If there is one year in which BNP Paribas deserves recognition for its global markets business, it is this one. It has transformed its franchise both strategically and financially, and wins the 2022 Euromoney award for the world’s best bank for markets.
“The last year is the consolidation of what we have been doing over the last three or four years in equities and fixed income,” says Olivier Osty, head of global markets at BNP Paribas. “It also creates the ambition for the next three years to become the one and only European bank able to challenge the US firms.”
It is already not far away from that ambition. In Europe, it is the bank that challenges JPMorgan, Goldman Sachs and Citi. Osty thinks his bank can move from being the only European challenger to the US firms in Europe to being one of the top two firms in Europe outright.
Shortlisted
North America calls for a different approach. Barclays has a stronger footprint there, by virtue of its legacy Lehman franchise, but BNPP is growing. What BNPP wants is to be seen as a European expert for US clients, rather than competing with US banks for US business.
It has been a busy time for the bank, which has seen three big changes to the profile of its equities franchise. Since 2019 it has been integrating the prime services business of Deutsche Bank, shifting 1,000 staff and all the necessary technology to support them, and wrapping up the project by the end of 2021.
A similar arrangement was struck in November 2021, this time winning the competition for a referral agreement from Credit Suisse, which had to exit prime services after its bruising experience relating to Archegos.
And alongside those changes, the bank also launched a project to acquire the whole of Exane BNP Paribas, its research and execution joint venture – a move that positions BNPP’s equities franchise as the complete package for institutional clients.
“There has been a big difference in people’s mindset,” says Osty. “Post-Archegos and post the transfer of Deutsche Bank’s prime finance and execution platform to BNPP, they have realized that BNPP is serious when it comes to developing a global equity business. We have moved in two years from being a global player in fixed income but a regional player in equities and equity derivatives, to being a global player in both.”
The timing has been helpful. Institutional clients want to concentrate their flows into a smaller number of dealers, which therefore need to be global. At the same time, those clients also want diversification away from US counterparties.
“We have tailwinds thanks to our clients’ priorities and also thanks to a management team that supports our development,” says Osty.
One of the bank’s core strengths still is equity derivatives and last year saw the bank notch up its best-ever performance in this business. Like its French rivals, BNPP had a tough time at the very end of 2020 and start of 2021 when dividend suspensions in Europe played havoc with many structured products that they specialized in selling.
Osty says he did not want to kill the business just because of a bad year that had been caused by a rare and massive re-correlation; and indeed, the bank performed better in 2021, particularly after it had taken steps to avoid the kinds of concentration effects that it had seen before.

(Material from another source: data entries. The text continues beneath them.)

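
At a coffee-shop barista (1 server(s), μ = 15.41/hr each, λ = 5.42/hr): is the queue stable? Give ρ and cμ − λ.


Total capacity cμ = 1·15.41 = 15.41/hr
ρ = λ/(cμ) = 5.42/15.41 = 0.3517
Stable ⇔ ρ < 1: YES
Spare capacity = cμ − λ = 15.41 − 5.42 = 9.99/hr

Final: ρ = 0.3517; stable; margin = 9.99/hr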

BNPP has long been a fixed income powerhouse. In global credit, the bank saw market share increases in all its regions. One particular area of focus has been in building out US derivatives, where the bank is a top liquidity provider for single-name credit default swaps, for example.
We have tailwinds thanks to our clients’ priorities and also thanks to a management team that supports our development
Rates, a business where BNPP is an established leader in many markets, was subdued over much of the period under review – but it is quite the opposite now. In FX, the bank is strong in local markets and is still developing in new markets. It opened a branch in Mexico last year to allow it to trade onshore there.
The bank is fortunate in being one of the few still to have a commodity derivatives business. It has helped a lot, particularly given its sensitivity to inflation, but there are probably constraints on how far BNPP can take this business. First, it is not a physical player and second, its focus on sustainability rules out business from some clients – for example in the shale gas sector – that US competitors can and do trade with.
The global economic backdrop has backed up Osty’s decision this year to recreate a macro business combining rates, FX and commodities. As recent months have shown, everything is macro now.